= Naranjal District =

Naranjal is a district of the Alto Paraná Department, Paraguay. Spread over an area of 627.4 km2, it had a population of 6,608 inhabitants as per the 2022 census. It was officially founded on 26 July 1990. It is known for its "Fiesta de la Costilla" (rib festival) celebrated in May annually.

== History ==
Naranje district was carved out of the districts of Domingo Martínez de Irala and Ñacunday on 26 July 1990. It was also declared as a municipality on the same day, and the first mayor was Don Faustino Leiva Azuaga.

== Geography ==
Naranjal is a district located in the southwestern part of the Alto Paraná Department in Paraguay. It is located about 363 km from the national capital of Asunción.

== Demographics and culture ==
As per the 2022 census, Naranje had a population of 6,608 inhabitants of which 3,409 were males and 3,199 were females. About 58.2% of the population was classified rural, and the rest (41.8%) lived in urban areas. About 25.7% of the population was below the age of fourteen, and 5.6% was more than 65 years of age. The population is multi-ethnic, with significant proportion formed by immigrants from Brazil.
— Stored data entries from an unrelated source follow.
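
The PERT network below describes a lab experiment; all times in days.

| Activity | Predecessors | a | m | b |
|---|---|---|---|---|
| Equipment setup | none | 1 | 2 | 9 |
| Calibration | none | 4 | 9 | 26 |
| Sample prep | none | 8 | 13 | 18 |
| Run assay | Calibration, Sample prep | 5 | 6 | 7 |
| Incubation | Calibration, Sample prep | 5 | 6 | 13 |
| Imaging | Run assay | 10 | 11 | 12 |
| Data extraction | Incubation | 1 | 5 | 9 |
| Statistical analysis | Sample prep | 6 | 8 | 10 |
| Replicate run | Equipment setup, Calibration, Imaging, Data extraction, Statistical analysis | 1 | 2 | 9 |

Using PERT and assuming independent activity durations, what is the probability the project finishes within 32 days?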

Due to its significant population of Brazilian immigrants, there is Brazilian influence on the local culture and language. The town is known for its Fiesta de la Costilla (rib festival) held in July annually. During the festival, nearly 4,500 kg are ribs are cooked for over 12 hours, and thousands of people gather to eat them.

== Economy==
The primary economic activity is agriculture, with majority of the people employed in small farms. Major agriculture produce include soyabean, wheat, and maize.